As for the eclipse, you will need to have an unobstructed view of the western horizon, he said. In Auckland, for example, you could head up any of the mountains including Mt Eden or One Tree Hill, so long as you can see the western horizon without anything in your way. 

But the selenelion will only be visible if you're quite far down in the South Island, says Mr Kirkley. In Invercargill, there is five minutes between sunrise at 8:12am and moonset shortly thereafter, with the Moon entirely within Earth's shadow. 

In Dunedin, the interval is reduced to four minutes and in Christchurch three minutes. Whereas from Whanganui to Wellington, there is only a slim chance of seeing the totally-eclipsed Moon as the Sun peeks above the horizon. 

"With Mars, planetary oppositions happen about every two-and-a-half years. As for eclipses, they're also not that rare, so again, every couple of years," said Mr Kirkley. 

"The last lunar eclipse seen in New Zealand was in January so this is our second of the year. But in saying that, the next one isn't expected until 2021."

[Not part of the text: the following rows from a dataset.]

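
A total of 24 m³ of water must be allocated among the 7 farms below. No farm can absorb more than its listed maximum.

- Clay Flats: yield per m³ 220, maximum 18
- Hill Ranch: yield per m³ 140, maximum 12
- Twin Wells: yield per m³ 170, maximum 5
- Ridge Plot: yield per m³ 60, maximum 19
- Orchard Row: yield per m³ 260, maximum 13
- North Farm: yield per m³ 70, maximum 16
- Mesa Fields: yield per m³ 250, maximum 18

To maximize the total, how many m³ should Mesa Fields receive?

11

Highest yield per m³ first: Orchard Row 260 > Mesa Fields 250 > Clay Flats 220 > Twin Wells 170 > Hill Ranch 140 > North Farm 70 > Ridge Plot 60.
Give Orchard Row 13 to hit its cap of 13 → 11 left.
Mesa Fields: +11 (room for 18) → 11. Pool exhausted.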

The selenelion event is special, Mr Kirkley said, because you have to be quite low to see both the Sun and the Moon at the same time. Seeing them both at the same time isn't that special, but seeing the Sun and the Moon being eclipsed by Earth at the same time is what's special.  

A selenelion happens when the eclipsed Moon can be seen on one horizon, whilst the rising Sun can also be observed near the opposite horizon, explains Dr Duncan Steel from the Centre for Space Science Technology in Otago. 

This might seem impossible - as a typical lunar eclipse happens when the Sun, Earth and Moon are in a straight line - so if the Moon is above the horizon then the Sun must be below it. 

But the selenelion is possible due to the bending of the rays of light caused by Earth's atmosphere, says Dr Steel. This enables you to see both the eclipsed Moon and the Sun at the same time, so long as you're in the right place. 

All these exciting events are happening at once, including a planetary alignment. All five naked-eye planets are visible at the moment - including Mercury, Venus, Mars, Jupiter and Saturn - in a line across the sky. It's not very often you see all five planets at the same time. 

"This will only be visible for another day or two. To see this you need to be quite high because Mercury is quite low on the horizon," said Mr Kirkley.